Mom’s warnings about the Wild echo in my thoughts, just out of reach. I wish I knew what’s truth and what’s just my paranoia. After Jack eats every last bit of feed from my palm, I rub his head and then go inside. Levi is bent over a pot of stew, and I’m surprised when I smell it.
“Is that meat?” I ask, my voice nearing the high end.
He doesn’t turn but answers, “It surely is. A day can’t go by when you don’t eat your meat.”
Sometimes we go weeks without eating fresh meat—or dried, for that matter. We have to rely on nutrition bars to get protein, and sometimes the occasional fish from the rivers. There used to be deer and rabbit in the Wild, if you went out far enough, but that was when you could still find edible plants, too.
They left us like they knew of something better.
Or they knew this place was goi
ng to hell.
“Sit down and I’ll get you a bowl.” Levi rummages through a dusty drawer in search for spoons, and I sit down at the small table. My stomach is nervous and hungry all at once. I don’t like being here, but he’s feeding me actual meat.
The moment he sets down a glass of water, it’s gone before he can grasp what happened. But he gives me more without comment, and even though I’m more than hungry, I wait for him to take a bite before I start eating. I savor every bit of meat, not wanting to swallow because then it’ll be gone.

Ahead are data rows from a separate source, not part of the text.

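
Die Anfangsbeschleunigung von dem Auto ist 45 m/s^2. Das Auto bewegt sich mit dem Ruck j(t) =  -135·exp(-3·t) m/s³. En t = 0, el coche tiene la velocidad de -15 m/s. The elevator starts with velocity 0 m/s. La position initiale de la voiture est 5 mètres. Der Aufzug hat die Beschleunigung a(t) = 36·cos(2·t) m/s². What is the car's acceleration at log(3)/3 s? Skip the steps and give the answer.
The acceleration at t = log(3)/3 is a = 15.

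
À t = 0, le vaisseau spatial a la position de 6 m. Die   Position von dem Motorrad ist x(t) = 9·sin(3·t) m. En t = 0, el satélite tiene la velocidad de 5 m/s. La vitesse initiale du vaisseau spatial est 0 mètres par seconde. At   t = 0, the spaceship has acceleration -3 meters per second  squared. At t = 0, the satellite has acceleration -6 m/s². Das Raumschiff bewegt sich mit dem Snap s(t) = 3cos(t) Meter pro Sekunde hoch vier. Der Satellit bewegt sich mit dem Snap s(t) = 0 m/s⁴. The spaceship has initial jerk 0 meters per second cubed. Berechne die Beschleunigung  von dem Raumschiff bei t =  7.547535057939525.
Wir müssen unsere Gleichung für den Snap s(t) = 3·cos(t) 2-mal integrieren. Die Stammfunktion von dem Snap, mit j(0) = 0, ergibt den Ruck: j(t) = 3·sin(t). Durch Integration von dem Ruck und Verwendung der Anfangsbedingung a(0) = -3, erhalten wir a(t) = -3·cos(t). Mit a(t) = -3·cos(t) und Einsetzen von t = 7.547535057939525, finden wir a = -0.905018018029830.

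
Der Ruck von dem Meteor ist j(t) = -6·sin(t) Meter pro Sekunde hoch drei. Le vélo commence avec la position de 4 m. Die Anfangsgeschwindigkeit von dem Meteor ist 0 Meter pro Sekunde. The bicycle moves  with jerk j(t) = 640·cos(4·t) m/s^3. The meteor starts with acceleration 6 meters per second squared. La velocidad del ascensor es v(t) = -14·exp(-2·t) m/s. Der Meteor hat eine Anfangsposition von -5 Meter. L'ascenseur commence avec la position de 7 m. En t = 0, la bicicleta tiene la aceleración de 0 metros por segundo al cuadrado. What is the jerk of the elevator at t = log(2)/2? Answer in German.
Wir müssen unsere Gleichung für die Geschwindigkeit v(t) = -14·exp(-2·t) 2-mal ableiten. Durch Ableiten von der Geschwindigkeit erhalten wir die Beschleunigung: a(t) = 28·exp(-2·t). Durch Ableiten von der Beschleunigung erhalten wir den Ruck: j(t) = -56·exp(-2·t). Wir haben den Ruck j(t) = -56·exp(-2·t). Durch Einsetzen von t = log(2)/2: j(log(2)/2) = -28.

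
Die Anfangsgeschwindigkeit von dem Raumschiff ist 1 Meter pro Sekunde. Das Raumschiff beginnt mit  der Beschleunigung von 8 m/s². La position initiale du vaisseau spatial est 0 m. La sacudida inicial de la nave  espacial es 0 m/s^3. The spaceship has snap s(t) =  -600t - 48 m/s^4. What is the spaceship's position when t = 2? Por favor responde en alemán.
Um dies zu lösen, müssen wir 4 Stammfunktionen unserer Gleichung für den Snap s(t) = -600·t - 48 finden. Die Stammfunktion von dem Snap, mit j(0) = 0, ergibt den Ruck: j(t) = 12·t·(-25·t - 4). Die Stammfunktion von dem Ruck ist die Beschleunigung. Mit a(0) = 8 erhalten wir a(t) = -100·t^3 - 24·t^2 + 8. Das Integral von der Beschleunigung, mit v(0) = 1, ergibt die Geschwindigkeit: v(t) = -25·t^4 - 8·t^3 + 8·t + 1. Durch Integration von der Geschwindigkeit und Verwendung der Anfangsbedingung x(0) = 0, erhalten wir x(t) = -5·t^5 - 2·t^4 + 4·t^2 + t. Aus der Gleichung für die Position x(t) = -5·t^5 - 2·t^4 + 4·t^2 + t, setzen wir t = 2 ein und erhalten x = -174.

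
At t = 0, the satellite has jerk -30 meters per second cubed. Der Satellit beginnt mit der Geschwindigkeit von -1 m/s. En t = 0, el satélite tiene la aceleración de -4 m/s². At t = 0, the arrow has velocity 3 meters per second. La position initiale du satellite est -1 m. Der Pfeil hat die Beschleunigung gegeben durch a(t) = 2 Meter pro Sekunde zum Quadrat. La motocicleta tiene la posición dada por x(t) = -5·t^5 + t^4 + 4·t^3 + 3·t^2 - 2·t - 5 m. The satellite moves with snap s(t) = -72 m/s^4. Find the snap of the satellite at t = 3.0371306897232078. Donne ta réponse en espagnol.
Tenemos el snap s(t) = -72. Sustituyendo t = 3.0371306897232078: s(3.0371306897232078) = -72.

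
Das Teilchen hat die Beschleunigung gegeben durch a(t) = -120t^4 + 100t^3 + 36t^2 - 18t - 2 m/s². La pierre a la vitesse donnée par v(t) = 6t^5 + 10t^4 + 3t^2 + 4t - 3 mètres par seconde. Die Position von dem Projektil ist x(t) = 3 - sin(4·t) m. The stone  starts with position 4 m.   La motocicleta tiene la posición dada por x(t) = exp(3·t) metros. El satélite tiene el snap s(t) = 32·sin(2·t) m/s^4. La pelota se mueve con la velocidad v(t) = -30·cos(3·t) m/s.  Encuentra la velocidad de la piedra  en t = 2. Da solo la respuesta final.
v(2) = 369.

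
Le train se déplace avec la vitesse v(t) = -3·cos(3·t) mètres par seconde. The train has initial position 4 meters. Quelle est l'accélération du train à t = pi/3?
En partant de la vitesse v(t) = -3·cos(3·t), nous prenons 1 dérivée. En prenant d/dt de v(t), nous trouvons a(t) = 9·sin(3·t). En utilisant a(t) = 9·sin(3·t) et en substituant t = pi/3, nous trouvons a = 0.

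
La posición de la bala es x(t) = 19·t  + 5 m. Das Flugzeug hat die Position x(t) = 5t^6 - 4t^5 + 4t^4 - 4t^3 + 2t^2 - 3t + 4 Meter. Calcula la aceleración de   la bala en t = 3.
Para resolver esto, necesitamos tomar 2 derivadas de nuestra ecuación de la posición x(t) = 19·t + 5. La derivada de la posición da la velocidad: v(t) = 19. Tomando d/dt de v(t), encontramos a(t) = 0. Tenemos la aceleración a(t) = 0. Sustituyendo t = 3: a(3) = 0.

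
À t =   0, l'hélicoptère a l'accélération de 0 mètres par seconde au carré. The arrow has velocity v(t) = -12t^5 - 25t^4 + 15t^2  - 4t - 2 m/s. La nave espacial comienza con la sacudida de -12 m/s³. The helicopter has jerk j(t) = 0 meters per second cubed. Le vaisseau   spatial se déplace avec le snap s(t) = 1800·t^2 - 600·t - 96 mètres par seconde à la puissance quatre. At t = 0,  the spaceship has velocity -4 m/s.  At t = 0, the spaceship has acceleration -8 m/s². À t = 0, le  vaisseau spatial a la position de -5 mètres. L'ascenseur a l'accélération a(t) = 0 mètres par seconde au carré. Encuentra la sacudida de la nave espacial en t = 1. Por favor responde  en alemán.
Wir müssen unsere Gleichung für den Snap s(t) = 1800·t^2 - 600·t - 96 1-mal integrieren. Durch Integration von dem Snap und Verwendung der Anfangsbedingung j(0) = -12, erhalten wir j(t) = 600·t^3 - 300·t^2 - 96·t - 12. Aus der Gleichung für den Ruck j(t) = 600·t^3 - 300·t^2 - 96·t - 12, setzen wir t = 1 ein und erhalten j = 192.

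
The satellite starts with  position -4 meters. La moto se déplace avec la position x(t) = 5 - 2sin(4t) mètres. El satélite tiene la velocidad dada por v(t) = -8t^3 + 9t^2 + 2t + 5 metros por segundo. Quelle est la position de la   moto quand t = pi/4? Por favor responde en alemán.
Wir haben die Position x(t) = 5 - 2·sin(4·t). Durch Einsetzen von t = pi/4: x(pi/4) = 5.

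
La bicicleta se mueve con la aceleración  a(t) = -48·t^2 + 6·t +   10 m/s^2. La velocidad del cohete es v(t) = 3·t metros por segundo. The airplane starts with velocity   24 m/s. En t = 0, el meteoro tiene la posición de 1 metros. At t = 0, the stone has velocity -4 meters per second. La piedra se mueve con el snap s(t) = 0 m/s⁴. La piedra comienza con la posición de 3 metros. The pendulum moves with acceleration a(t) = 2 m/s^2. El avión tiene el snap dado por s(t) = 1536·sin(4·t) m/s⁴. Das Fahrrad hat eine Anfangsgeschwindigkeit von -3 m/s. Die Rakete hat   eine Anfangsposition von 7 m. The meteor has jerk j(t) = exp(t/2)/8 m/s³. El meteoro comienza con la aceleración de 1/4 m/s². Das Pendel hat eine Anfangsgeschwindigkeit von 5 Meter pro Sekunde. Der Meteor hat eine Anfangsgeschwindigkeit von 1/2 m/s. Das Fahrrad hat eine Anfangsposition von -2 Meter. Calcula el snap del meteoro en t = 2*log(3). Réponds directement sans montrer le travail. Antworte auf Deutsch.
Der Snap bei t = 2*log(3) ist s = 3/16.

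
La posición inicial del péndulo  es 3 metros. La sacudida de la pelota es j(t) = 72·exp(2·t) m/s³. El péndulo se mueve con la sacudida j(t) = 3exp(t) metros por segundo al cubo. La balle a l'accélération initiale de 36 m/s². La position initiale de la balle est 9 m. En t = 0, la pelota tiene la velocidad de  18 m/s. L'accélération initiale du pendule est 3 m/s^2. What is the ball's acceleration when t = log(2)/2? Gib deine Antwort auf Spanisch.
Debemos encontrar la antiderivada de nuestra ecuación de la sacudida j(t) = 72·exp(2·t) 1 vez. Integrando la sacudida y usando la condición inicial a(0) = 36, obtenemos a(t) = 36·exp(2·t). Usando a(t) = 36·exp(2·t) y sustituyendo t = log(2)/2, encontramos a = 72.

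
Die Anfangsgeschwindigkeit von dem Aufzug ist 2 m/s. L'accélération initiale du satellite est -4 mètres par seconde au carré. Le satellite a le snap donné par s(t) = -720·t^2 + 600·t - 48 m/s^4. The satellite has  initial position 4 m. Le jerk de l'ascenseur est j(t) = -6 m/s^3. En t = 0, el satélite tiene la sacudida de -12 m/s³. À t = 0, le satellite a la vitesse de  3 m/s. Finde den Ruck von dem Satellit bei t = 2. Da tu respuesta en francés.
Nous devons trouver la primitive de notre équation du snap s(t) = -720·t^2 + 600·t - 48 1 fois. L'intégrale du snap, avec j(0) = -12, donne le jerk: j(t) = -240·t^3 + 300·t^2 - 48·t - 12. Nous avons le jerk j(t) = -240·t^3 + 300·t^2 - 48·t - 12. En substituant t = 2: j(2) = -828.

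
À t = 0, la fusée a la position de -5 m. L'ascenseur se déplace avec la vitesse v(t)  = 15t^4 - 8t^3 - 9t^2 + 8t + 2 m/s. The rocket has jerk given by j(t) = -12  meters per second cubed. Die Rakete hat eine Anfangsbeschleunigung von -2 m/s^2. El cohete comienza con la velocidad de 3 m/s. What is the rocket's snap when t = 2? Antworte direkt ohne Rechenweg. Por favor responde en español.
La respuesta es 0.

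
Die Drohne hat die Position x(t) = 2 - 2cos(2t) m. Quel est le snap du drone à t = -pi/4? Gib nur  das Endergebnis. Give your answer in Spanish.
En t = -pi/4, s = 0.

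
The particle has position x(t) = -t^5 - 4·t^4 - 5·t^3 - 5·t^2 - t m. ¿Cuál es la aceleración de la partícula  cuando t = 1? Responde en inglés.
Starting from position x(t) = -t^5 - 4·t^4 - 5·t^3 - 5·t^2 - t, we take 2 derivatives. Differentiating position, we get velocity: v(t) = -5·t^4 - 16·t^3 - 15·t^2 - 10·t - 1. Taking d/dt of v(t), we find a(t) = -20·t^3 - 48·t^2 - 30·t - 10. From the given acceleration equation a(t) = -20·t^3 - 48·t^2 - 30·t - 10, we substitute t = 1 to get a = -108.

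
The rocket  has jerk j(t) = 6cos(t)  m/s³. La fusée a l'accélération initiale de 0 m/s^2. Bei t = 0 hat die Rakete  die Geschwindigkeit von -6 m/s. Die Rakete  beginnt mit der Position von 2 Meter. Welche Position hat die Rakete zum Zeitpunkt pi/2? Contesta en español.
Necesitamos integrar nuestra ecuación de la sacudida j(t) = 6·cos(t) 3 veces. Tomando ∫j(t)dt y aplicando a(0) = 0, encontramos a(t) = 6·sin(t). Integrando la aceleración y usando la condición inicial v(0) = -6, obtenemos v(t) = -6·cos(t). La antiderivada de la velocidad, con x(0) = 2, da la posición: x(t) = 2 - 6·sin(t). De la ecuación de la posición x(t) = 2 - 6·sin(t), sustituimos t = pi/2 para obtener x = -4.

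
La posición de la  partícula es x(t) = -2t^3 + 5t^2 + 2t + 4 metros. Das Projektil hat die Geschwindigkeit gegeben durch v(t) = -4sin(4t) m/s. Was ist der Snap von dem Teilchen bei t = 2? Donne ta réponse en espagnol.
Partiendo de la posición x(t) = -2·t^3 + 5·t^2 + 2·t + 4, tomamos 4 derivadas. Derivando la posición, obtenemos la velocidad: v(t) = -6·t^2 + 10·t + 2. La derivada de la velocidad da la aceleración: a(t) = 10 - 12·t. Tomando d/dt de a(t), encontramos j(t) = -12. Derivando la sacudida, obtenemos el snap: s(t) = 0. Usando s(t) = 0 y sustituyendo t = 2, encontramos s = 0.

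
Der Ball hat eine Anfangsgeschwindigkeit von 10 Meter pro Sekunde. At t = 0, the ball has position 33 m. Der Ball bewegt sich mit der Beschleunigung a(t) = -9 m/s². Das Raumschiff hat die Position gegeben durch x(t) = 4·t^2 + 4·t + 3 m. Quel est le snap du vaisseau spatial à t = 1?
Nous devons dériver notre équation de la position x(t) = 4·t^2 + 4·t + 3 4 fois. En prenant d/dt de x(t), nous trouvons v(t) = 8·t + 4. La dérivée de la vitesse donne l'accélération: a(t) = 8. La dérivée de l'accélération donne le jerk: j(t) = 0. La dérivée du jerk donne le snap: s(t) = 0. En utilisant s(t) = 0 et en substituant t = 1, nous trouvons s = 0.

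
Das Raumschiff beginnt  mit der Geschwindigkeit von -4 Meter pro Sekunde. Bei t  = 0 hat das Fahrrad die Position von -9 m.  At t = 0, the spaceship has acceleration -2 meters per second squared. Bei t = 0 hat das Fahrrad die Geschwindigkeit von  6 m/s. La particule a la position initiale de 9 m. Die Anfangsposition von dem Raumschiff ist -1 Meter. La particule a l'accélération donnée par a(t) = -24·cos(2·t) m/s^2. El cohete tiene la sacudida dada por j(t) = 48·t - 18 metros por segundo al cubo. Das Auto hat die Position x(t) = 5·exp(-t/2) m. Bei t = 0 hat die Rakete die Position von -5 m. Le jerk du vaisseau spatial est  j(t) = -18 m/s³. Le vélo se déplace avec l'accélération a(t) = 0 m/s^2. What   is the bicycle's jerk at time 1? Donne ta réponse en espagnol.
Partiendo de la aceleración a(t) = 0, tomamos 1 derivada. Derivando la aceleración, obtenemos la sacudida: j(t) = 0. Usando j(t) = 0 y sustituyendo t = 1, encontramos j = 0.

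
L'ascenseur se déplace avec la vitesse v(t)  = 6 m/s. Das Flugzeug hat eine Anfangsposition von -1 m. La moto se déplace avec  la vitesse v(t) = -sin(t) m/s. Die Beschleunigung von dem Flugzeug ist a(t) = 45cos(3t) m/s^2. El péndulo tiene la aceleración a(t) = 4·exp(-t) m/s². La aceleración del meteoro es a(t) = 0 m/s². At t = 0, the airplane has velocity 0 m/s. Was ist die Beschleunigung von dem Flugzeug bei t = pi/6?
Aus der Gleichung für die Beschleunigung a(t) = 45·cos(3·t), setzen wir t = pi/6 ein und erhalten a = 0.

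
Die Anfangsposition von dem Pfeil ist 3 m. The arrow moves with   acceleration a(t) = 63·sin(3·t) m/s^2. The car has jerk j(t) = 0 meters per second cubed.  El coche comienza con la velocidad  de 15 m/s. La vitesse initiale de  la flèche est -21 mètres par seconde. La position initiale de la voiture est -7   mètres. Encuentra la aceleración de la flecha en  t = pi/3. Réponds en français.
Nous avons l'accélération a(t) = 63·sin(3·t). En substituant t = pi/3: a(pi/3) = 0.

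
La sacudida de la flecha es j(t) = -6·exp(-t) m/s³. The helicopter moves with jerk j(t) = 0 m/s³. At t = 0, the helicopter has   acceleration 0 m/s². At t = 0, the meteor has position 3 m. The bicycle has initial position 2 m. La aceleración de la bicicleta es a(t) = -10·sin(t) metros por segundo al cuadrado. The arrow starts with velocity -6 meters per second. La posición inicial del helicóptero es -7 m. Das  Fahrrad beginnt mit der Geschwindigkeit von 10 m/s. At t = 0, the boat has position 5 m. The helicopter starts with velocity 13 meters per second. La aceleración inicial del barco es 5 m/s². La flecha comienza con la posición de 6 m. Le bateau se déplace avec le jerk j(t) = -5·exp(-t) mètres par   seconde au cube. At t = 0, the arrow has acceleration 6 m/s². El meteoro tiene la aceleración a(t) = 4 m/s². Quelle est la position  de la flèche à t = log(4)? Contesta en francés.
En partant du jerk j(t) = -6·exp(-t), nous prenons 3 intégrales. L'intégrale du jerk, avec a(0) = 6, donne l'accélération: a(t) = 6·exp(-t). L'intégrale de l'accélération, avec v(0) = -6, donne la vitesse: v(t) = -6·exp(-t). En prenant ∫v(t)dt et en appliquant x(0) = 6, nous trouvons x(t) = 6·exp(-t). De l'équation de la position x(t) = 6·exp(-t), nous substituons t = log(4) pour obtenir x = 3/2.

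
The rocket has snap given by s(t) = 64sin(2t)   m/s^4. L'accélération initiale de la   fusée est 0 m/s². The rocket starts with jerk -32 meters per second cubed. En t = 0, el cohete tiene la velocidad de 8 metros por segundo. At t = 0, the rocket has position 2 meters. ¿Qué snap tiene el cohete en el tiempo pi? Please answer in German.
Mit s(t) = 64·sin(2·t) und Einsetzen von t = pi, finden wir s = 0.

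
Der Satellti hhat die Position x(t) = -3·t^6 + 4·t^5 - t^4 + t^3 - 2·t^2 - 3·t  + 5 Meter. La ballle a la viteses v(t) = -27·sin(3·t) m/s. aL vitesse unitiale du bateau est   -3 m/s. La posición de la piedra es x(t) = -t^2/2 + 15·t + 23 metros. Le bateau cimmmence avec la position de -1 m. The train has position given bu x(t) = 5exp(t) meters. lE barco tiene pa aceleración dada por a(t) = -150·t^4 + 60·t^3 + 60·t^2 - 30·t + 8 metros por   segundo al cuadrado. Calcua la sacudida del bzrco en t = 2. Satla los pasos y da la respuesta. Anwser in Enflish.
j(2) = -3870.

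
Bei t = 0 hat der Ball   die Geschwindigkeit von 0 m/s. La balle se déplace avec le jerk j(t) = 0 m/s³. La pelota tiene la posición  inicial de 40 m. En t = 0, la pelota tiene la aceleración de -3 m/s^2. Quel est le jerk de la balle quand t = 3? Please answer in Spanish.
Tenemos la sacudida j(t) = 0. Sustituyendo t = 3: j(3) = 0.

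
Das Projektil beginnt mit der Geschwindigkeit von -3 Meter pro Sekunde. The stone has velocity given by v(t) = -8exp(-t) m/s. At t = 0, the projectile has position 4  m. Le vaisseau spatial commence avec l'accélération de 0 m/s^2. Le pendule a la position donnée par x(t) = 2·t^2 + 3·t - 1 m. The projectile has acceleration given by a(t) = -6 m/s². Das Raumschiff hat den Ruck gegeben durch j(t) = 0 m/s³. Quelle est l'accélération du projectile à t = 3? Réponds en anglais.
We have acceleration a(t) = -6. Substituting t = 3: a(3) = -6.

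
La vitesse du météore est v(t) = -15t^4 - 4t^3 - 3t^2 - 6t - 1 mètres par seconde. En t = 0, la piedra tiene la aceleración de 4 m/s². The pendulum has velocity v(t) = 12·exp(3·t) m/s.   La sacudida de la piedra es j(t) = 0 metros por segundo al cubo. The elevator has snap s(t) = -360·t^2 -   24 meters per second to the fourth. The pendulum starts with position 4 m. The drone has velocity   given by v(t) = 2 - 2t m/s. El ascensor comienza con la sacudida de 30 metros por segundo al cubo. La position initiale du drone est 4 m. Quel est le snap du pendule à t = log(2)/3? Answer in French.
En partant de la vitesse v(t) = 12·exp(3·t), nous prenons 3 dérivées. En prenant d/dt de v(t), nous trouvons a(t) = 36·exp(3·t). En prenant d/dt de a(t), nous trouvons j(t) = 108·exp(3·t). La dérivée du jerk donne le snap: s(t) = 324·exp(3·t). Nous avons le snap s(t) = 324·exp(3·t). En substituant t = log(2)/3: s(log(2)/3) = 648.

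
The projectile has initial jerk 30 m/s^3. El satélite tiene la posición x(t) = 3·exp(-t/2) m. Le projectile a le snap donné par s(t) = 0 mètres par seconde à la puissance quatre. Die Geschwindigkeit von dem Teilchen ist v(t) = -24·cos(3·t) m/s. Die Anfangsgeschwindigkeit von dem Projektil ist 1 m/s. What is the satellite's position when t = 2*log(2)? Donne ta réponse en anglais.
From the given position equation x(t) = 3·exp(-t/2), we substitute t = 2*log(2) to get x = 3/2.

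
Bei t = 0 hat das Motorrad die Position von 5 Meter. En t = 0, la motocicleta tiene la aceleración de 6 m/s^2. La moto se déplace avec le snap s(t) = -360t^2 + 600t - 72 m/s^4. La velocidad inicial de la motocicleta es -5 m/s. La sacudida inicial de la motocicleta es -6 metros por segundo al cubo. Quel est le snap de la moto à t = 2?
Nous avons le snap s(t) = -360·t^2 + 600·t - 72. En substituant t = 2: s(2) = -312.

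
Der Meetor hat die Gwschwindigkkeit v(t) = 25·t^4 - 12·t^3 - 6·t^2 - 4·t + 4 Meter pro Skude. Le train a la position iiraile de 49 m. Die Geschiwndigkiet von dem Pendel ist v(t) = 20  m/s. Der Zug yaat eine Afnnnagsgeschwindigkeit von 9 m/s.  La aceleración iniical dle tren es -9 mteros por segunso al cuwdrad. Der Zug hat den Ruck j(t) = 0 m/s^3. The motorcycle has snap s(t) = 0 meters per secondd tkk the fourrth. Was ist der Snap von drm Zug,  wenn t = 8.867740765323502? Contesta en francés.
Pour résoudre ceci, nous devons prendre 1 dérivée de notre équation du jerk j(t) = 0. En dérivant le jerk, nous obtenons le snap: s(t) = 0. De l'équation du snap s(t) = 0, nous substituons t = 8.867740765323502 pour obtenir s = 0.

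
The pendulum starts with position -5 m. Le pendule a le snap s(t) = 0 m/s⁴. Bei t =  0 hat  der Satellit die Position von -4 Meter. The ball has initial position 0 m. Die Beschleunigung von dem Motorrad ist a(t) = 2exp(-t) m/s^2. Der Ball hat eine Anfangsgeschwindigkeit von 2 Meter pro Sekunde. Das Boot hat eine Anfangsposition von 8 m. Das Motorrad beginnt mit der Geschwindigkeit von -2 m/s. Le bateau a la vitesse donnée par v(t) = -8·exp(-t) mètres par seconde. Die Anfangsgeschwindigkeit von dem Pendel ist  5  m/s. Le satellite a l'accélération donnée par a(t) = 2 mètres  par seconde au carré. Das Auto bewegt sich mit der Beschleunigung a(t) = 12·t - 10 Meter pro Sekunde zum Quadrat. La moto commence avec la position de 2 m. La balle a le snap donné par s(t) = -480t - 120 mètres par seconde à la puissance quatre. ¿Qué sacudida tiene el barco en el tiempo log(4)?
Partiendo de la velocidad v(t) = -8·exp(-t), tomamos 2 derivadas. Tomando d/dt de v(t), encontramos a(t) = 8·exp(-t). La derivada de la aceleración da la sacudida: j(t) = -8·exp(-t). De la ecuación de la sacudida j(t) = -8·exp(-t), sustituimos t = log(4) para obtener j = -2.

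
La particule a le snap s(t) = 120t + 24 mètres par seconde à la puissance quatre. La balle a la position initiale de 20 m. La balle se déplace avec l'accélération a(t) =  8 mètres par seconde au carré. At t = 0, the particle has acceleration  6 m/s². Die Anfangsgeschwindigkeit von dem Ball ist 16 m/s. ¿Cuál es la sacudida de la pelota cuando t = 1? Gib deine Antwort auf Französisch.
Pour résoudre ceci, nous devons prendre 1 dérivée de notre équation de l'accélération a(t) = 8. La dérivée de l'accélération donne le jerk: j(t) = 0. En utilisant j(t) = 0 et en substituant t = 1, nous trouvons j = 0.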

Mom always said things taste better if you’re hungry, and I wonder if this is one of those times.
“What kind of meat is this?” I ask. “I’ve never tasted anything like it.”
Levi sits back, lighting his pipe. “No? I suppose some of the vendors in Kev aren’t ones to advertise where some of their meat comes from. Gives people the wrong idea.”
He smiles—yellow teeth against brown, aged skin.
“Wrong idea about what?” I’ve stopped eating now—not knowing why.
“If people knew where their meat came from, they wouldn’t buy it, now would they?”
He takes another smoke, his eyes never leaving mine. My brain works abnormally slow, wanting to believe something besides what he’s saying. But I can’t, because it’s true. I should have known.
Somewhere far away, my spoon drops, splattering the floor with food that now tastes bitter on my tongue.
“You really didn’t think it was animal meat, did ya?” he asks, smiling again like it’s something funny.
“Is this why you brought me here?” Then I whisper, “To kill me?”
“I wouldn’t kill you, girlie,” he pauses and then continues. “You’re too young and pretty for that.”
I don’t know what to do, but I can’t breathe and my stomach lurches and everything in the room spins and I can’t make it stop. I stand up so fast my chair hits the floor, but he already has a gun pointed at me, the long barrel propped up on the table. I didn’t even see it before.
My hands shake at my sides—maybe out of fear or anger, I’m not sure. Because I am angry. He lied to get me to come here, gave me false hope of getting help when I needed it most. After everything I’ve been through in the last twenty-four hours, I won’t put up with more.